Note for comparison purposes, we’ll also standardize all time series 1 time before passing them in as an argument. Time series # 1 won’t be re-scaled, but will be re-centered for each iteration. This is important because the time-series are non-stationary.
output = expand.grid("ts_start"=c(0,25,50),
"x"=1:100, "estimated_trend"=NA, "obs"=NA)
l = matrix(0, 3, 3)
for(i in 1:nrow(l)) {
idx = c(1,26,51) # seq(1,60,10)[nrow(l)+1-i]
Y = sim$y_sim
Y = t(scale(t(Y)))
Y[1,1:(idx-1)] = NA
Y[2:3,1:50] = NA
fit_2 = fit_dfa(y = Y, num_trends = 1, chains=1, iter=10, scale="center")
r = rotate_trends(fit_2)
l[i,] = c(r$Z_rot_mean)
output$estimated_trend[which(output$ts_start==(idx-1))] = scale((r$Z_rot_mean %*% r$trends_mean)[2,])

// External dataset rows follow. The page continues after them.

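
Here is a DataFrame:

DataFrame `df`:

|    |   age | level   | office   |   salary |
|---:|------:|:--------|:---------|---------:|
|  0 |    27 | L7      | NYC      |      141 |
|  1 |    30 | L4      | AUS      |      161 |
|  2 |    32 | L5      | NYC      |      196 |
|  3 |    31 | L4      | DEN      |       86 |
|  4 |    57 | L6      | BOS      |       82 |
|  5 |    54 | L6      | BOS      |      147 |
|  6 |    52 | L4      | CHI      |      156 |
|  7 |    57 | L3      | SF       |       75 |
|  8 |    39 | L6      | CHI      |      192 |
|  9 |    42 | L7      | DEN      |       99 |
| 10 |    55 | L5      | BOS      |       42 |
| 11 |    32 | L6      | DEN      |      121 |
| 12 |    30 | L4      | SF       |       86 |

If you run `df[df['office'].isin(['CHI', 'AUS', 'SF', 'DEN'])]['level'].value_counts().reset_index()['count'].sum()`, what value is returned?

8

filter rows where office in ['CHI', 'AUS', 'SF', 'DEN']:
    age level office  salary
1    30    L4    AUS     161
3    31    L4    DEN      86
6    52    L4    CHI     156
7    57    L3     SF      75
8    39    L6    CHI     192
9    42    L7    DEN      99
11   32    L6    DEN     121
12   30    L4     SF      86
value_counts of level:
level
L4    4
L6    2
L3    1
L7    1
Name: count, dtype: int64
reset_index():
  level  count
0    L4      4
1    L6      2
2    L3      1
3    L7      1
Reading off the sum of column 'count', we get 8.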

output$obs[which(output$ts_start==(idx-1))] = Y[2,51:100]
}
Now we can look at the effects of adding in the extra data from time series 2. Here are the predictions for time series 2 over time steps 51:100, adding more data in from time series 1. What this shows is that in general the trends are the same – though there are nuanced differences between them.
As a cautionary note, any time time series of different lenghts are combined using similar approaches, simulations should be done to try to estimate the influence of adding new data to shared trends or other quantities of interest.